大气边界层高度是天气、气候、大气环境研究中的一个重要参数，目前尚缺少基于激光雷达探测系统反演全天边界层高度的有效方法。文中利用北京朝阳站、大兴站的激光云高仪数据，首先评估了梯度法、标准偏差法、曲线拟合法和小波协方差法反演边界层高度的适用性和局限性，发现梯度法容易受环境噪声的影响，曲线拟合法稳定性较好，但在夜间弱湍流条件下会将残留层高度误判为夜间边界层高度。提出两步曲线拟合法，将一天中边界层结构划分为白天的对流边界层、夜间的残留层和稳定边界层，通过用不同的理想曲线对其进行两步拟合，获取全天边界层高度的变化。将两步曲线拟合法的反演结果与基于L波段探空雷达的位温梯度法的探测结果进行比较发现:两者相关系数为0.91，证明了两步曲线拟合法的可行性以及激光云高仪探测边界层高度的应用潜力。采用该方法反演2017年5—6月朝阳站与大兴站边界层高度，对比发现:城区特殊的下垫面性质使朝阳站日间对流边界层发展更早，边界层高度更高，全天朝阳站边界层高度的变化在308—1391 m，大兴站在197—1302 m。 

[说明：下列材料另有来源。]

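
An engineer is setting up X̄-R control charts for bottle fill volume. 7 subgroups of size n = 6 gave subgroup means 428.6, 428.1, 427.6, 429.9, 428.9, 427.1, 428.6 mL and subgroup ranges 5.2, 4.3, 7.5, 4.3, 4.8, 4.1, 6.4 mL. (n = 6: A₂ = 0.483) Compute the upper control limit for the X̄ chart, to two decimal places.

X̄̄ = (428.6 + 428.1 + 427.6 + 429.9 + 428.9 + 427.1 + 428.6) / 7 = 2998.8000 / 7 = 428.4000
R̄ = (5.2 + 4.3 + 7.5 + 4.3 + 4.8 + 4.1 + 6.4) / 7 = 36.6000 / 7 = 5.2286
UCL = X̄̄ + A₂·R̄ = 428.4000 + 0.483 × 5.2286 = 430.9254

430.93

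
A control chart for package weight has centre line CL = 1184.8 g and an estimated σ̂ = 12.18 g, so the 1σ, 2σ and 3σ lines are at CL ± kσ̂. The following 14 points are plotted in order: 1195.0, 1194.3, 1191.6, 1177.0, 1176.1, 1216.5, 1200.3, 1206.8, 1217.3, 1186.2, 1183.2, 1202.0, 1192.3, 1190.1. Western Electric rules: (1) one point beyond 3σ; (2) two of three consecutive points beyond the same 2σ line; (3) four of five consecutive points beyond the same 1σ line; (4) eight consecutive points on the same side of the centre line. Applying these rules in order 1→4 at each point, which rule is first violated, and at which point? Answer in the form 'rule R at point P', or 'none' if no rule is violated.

rule 3 at point 9

Zone of each point (C = within 1σ̂, B = 1σ̂–2σ̂, A = 2σ̂–3σ̂, * = beyond 3σ̂; sign = side of CL): 1:+C, 2:+C, 3:+C, 4:-C, 5:-C, 6:+A, 7:+B, 8:+B, 9:+A, 10:+C, 11:-C, 12:+B, 13:+C, 14:+C
Rule 3 (four of five consecutive points beyond the same 1σ limit) is satisfied at point 9.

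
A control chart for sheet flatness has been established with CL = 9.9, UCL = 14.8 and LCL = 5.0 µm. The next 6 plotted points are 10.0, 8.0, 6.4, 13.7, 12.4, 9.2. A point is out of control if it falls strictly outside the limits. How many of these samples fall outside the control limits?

All 6 points lie within [5.0, 14.8].

0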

A two-step ideal curve fitting method for retrieving full-day planetary boundary layer height based on ceilometer data

Planetary boundary layer height (PBLH) is an important parameter in the study of weather, climate and atmospheric environment. However, there is no effective method to retrieve PBLH of the whole day based on lidar system. In this paper, the applicability and limitation of the Gradient method (GRD), the Standard Deviation method (STD), the Ideal Curve Fitting method (ICF) and the Wavelet Covariance Transform method (WCT) for the retrieval of PBLH are evaluated by using ceilometer data collected at Chaoyang and Daxing stations in Beijing. It is found that the GRD is susceptible to environmental noises and the ICF has preferable stability, but the latter would mistake residual layer height for PBLH in the nighttime when turbulence is weak. On this basis, this paper establishes a Two-step Ideal Curve Fitting method (2-S ICF), which divides the structure of planetary boundary layer into convective boundary layer in the daytime, and residual layer and stable boundary layer in the nighttime. Through two-step fitting with different ideal curves, the full-day PBLH can be obtained. The retrievals of 2-S ICF are compared with those obtained by the potential temperature gradient method based on L-band sounding radar. The results show that the correlation coefficient of results by the two methods is 0.91, which verifies the feasibility of the 2-S ICF and the application potential of the ceilometer in detecting PBLH. PBLHs at Chaoyang Station and Daxing Station from May to June 2017 are retrieved by using this method. It is found that convective boundary layer develops more rapidly in the daytime and the PBLH is higher at Chaoyang Station because of the influence of the special surface characteristics in urban area. The PBLH ranges are 308—1391 m and 197—1302 m throughout the day at Chaoyang station and Daxing station, respectively.